The stamped steel receiver of my 180B is going to be a better material for that type of thing but since the Aluminum is anodized it should be hard enough that the CH should just slide along it.
Almost need a sleeve for your CH, that's way too much slop.
I would think a spring clip/ snap ring (whatever you want to call it) on the CH that has a groove to snap into inside the carrier would be better than a magnet and or threaded bolt. Or as I suggested earlier something like a QD cup setup so it's retained. Threaded is not ideal on something like that where you'll be grabbing with gloved hands and yanking it during reloads, unless it's torqued in it's just going to come loose and if it's torqued in you no longer have the ability to field strip your rifle without tools.
They should have let me be a beta-tester. I don't pay for that though, I like to get paid to do stuff like that.
I was on the list to be a tester for Canada Ammo when they were working on a 180 upper, payment was going to be a completed upper at the end. Unfortunately they gave up when this rifle and the RWA upper started coming to market. Guess they didn't think there was enough market for another one at the time. I think it would have sold, especially if the price was right and barrel swaps were easy or if different calibers were offered.

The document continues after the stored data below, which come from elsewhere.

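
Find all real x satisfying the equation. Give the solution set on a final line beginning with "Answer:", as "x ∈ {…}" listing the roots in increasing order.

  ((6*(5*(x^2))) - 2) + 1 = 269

Step 1. [((6*(5*(x^2))) - 2) + 1 = 269] the outer +1 inverts by subtracting 1. So sub: (6*(5*(x^2))) - 2 = 268.
Step 2. [(6*(5*(x^2))) - 2 = 268] peel the -2: add 2 from each side ⇒ sub: 6*(5*(x^2)) = 270.
Step 3. [6*(5*(x^2)) = 270] 6 out front; divide by 6. So div: 5*(x^2) = 45.
Step 4. [5*(x^2) = 45] LHS = 5·(…); ÷5 both sides, so div: x^2 = 9.
Step 5. [x^2 = 9] LHS squared, RHS 9 ≥ 0: apply √ (±), so sqrt: x = 3 or -3.

Answer: x ∈ {-3, 3}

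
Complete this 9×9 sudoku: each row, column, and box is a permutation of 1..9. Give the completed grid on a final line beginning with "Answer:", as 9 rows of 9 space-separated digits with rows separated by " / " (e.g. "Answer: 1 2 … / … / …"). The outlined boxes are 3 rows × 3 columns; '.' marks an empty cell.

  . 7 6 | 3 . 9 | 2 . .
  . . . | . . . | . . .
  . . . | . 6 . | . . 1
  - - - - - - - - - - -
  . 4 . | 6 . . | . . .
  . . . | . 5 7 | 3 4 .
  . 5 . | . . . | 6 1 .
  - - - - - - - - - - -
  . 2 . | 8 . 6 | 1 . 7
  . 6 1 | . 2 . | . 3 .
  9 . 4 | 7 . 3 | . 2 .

Step 1. [r2c9∈{3,4,5,6,8,9}] col 9 places 3 nowhere but r2c9 ⇒ r2c9=3.
Step 2. [r9c2∈{8}] r9c2's peers cover all but 8 ⇒ r9c2=8.
Step 3. [r9c7∈{5}] r9c7 has the single candidate 5 ⇒ r9c7=5.
Step 4. [r7c5∈{4,9}] across row 7, 4 lands solely at r7c5. So r7c5=4.
Step 5. [r8c4∈{5,9}] r8c4 is the only open cell in box 8 admitting 9 ⇒ r8c4=9.
Step 6. [r2c5∈{1,7,8}] r2c5 is the only open cell in col 5 admitting 7, so r2c5=7.
Step 7. [r2c8∈{5,6,8,9}] across row 2, 6 lands solely at r2c8, so r2c8=6.
Step 8. [r8c1∈{5,7}] 7 has one home in row 8: r8c1, so r8c1=7.
Step 9. [r6c3∈{2,3,7,8,9}] across row 6, 7 lands solely at r6c3, so r6c3=7.
Step 10. [r5c1∈{1,2,6,8}] in row 5, 6 fits only at r5c1. So r5c1=6.
Step 11. [r3c2∈{3,9}] in col 2, 3 fits only at r3c2, so r3c2=3.
Step 12. [r7c8∈{9}] r7c8 has the single candidate 9. So r7c8=9.
Step 13. [r9c5∈{1}] nothing but 1 survives at r9c5, so r9c5=1.
Step 14. [r1c5∈{8}] only 8 remains possible at r1c5 ⇒ r1c5=8.
Step 15. [r1c1∈{1,4,5}] in row 1, 1 fits only at r1c1, so r1c1=1.
Step 16. [r2c2∈{9}] nothing but 9 survives at r2c2. So r2c2=9.
Step 17. [r1c9∈{4,5}] in row 1, 4 fits only at r1c9. So r1c9=4.
Step 18. [r2c7∈{8}] nothing but 8 survives at r2c7, so r2c7=8.
Step 19. [r4c8∈{5,7,8}] col 8 places 8 nowhere but r4c8, so r4c8=8.
Step 20. [r5c3∈{2,8,9}] across row 5, 8 lands solely at r5c3 ⇒ r5c3=8.
Step 21. [r4c3∈{2,3,9}] col 3 places 9 nowhere but r4c3 ⇒ r4c3=9.
Step 22. [r4c6∈{1,2}] row 4 places 1 nowhere but r4c6, so r4c6=1.
Step 23. [r5c4∈{2}] r5c4 has the single candidate 2 ⇒ r5c4=2.
Step 24. [r6c4∈{4}] r6c4 has the single candidate 4 ⇒ r6c4=4.
Step 25. [r3c4∈{5}] r3c4 has the single candidate 5. So r3c4=5.
Step 26. [r3c3∈{2}] nothing but 2 survives at r3c3. So r3c3=2.
Step 27. [r7c3∈{3,5}] col 3 places 3 nowhere but r7c3, so r7c3=3.
Step 28. [r3c6∈{4}] nothing but 4 survives at r3c6. So r3c6=4.
Step 29. [r6c5∈{3,9}] 9 has one home in col 5: r6c5, so r6c5=9.
Step 30. [r6c9∈{2}] r6c9 has the single candidate 2 ⇒ r6c9=2.
Step 31. [r3c7∈{7,9}] in row 3, 9 fits only at r3c7 ⇒ r3c7=9.
Step 32. [r4c5∈{3}] r4c5 is down to just 3, so r4c5=3.
Step 33. [r2c1∈{4,5}] r2c1 is the only open cell in row 2 admitting 4, so r2c1=4.
Step 34. [r9c9∈{6}] only 6 remains possible at r9c9 ⇒ r9c9=6.
Step 35. [r4c9∈{5}] r4c9's peers cover all but 5 ⇒ r4c9=5.
Step 36. [r7c1∈{5}] r7c1 has the single candidate 5 ⇒ r7c1=5.
Step 37. [r2c4∈{1}] r2c4 is down to just 1, so r2c4=1.
Step 38. [r2c6∈{2}] only 2 remains possible at r2c6 ⇒ r2c6=2.
Step 39. [r4c1∈{2}] only 2 remains possible at r4c1. So r4c1=2.
Step 40. [r3c8∈{7}] r3c8's peers cover all but 7, so r3c8=7.
Step 41. [r2c3∈{5}] r2c3 has the single candidate 5 ⇒ r2c3=5.
Step 42. [r1c8∈{5}] nothing but 5 survives at r1c8. So r1c8=5.
Step 43. [r8c9∈{8}] r8c9 has the single candidate 8 ⇒ r8c9=8.
Step 44. [r5c9∈{9}] r5c9's peers cover all but 9. So r5c9=9.
Step 45. [r8c7∈{4}] only 4 remains possible at r8c7. So r8c7=4.
Step 46. [r5c2∈{1}] r5c2's peers cover all but 1, so r5c2=1.
Step 47. [r3c1∈{8}] r3c1 is down to just 8 ⇒ r3c1=8.
Step 48. [r6c6∈{8}] only 8 remains possible at r6c6 ⇒ r6c6=8.
Step 49. [r4c7∈{7}] nothing but 7 survives at r4c7, so r4c7=7.
Step 50. [r8c6∈{5}] r8c6's peers cover all but 5. So r8c6=5.
Step 51. [r6c1∈{3}] r6c1 is down to just 3, so r6c1=3.

Answer: 1 7 6 3 8 9 2 5 4 / 4 9 5 1 7 2 8 6 3 / 8 3 2 5 6 4 9 7 1 / 2 4 9 6 3 1 7 8 5 / 6 1 8 2 5 7 3 4 9 / 3 5 7 4 9 8 6 1 2 / 5 2 3 8 4 6 1 9 7 / 7 6 1 9 2 5 4 3 8 / 9 8 4 7 1 3 5 2 6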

In my opinion you should get a free replacement carrier and CH at minimum, if there is actual damage from it maybe a new receiver. That's not acceptable and I would guess that based on my communication with Kodiak so far they would take care of you if they knew how much slop there is in your system, that's not normal wear, that's wear from an out of spec part rubbing where it shouldn't be.
I'm kinda guessing that they don't realize how loose that CH is in the carrier, I doubt there are many others like that, seems like a machining oops.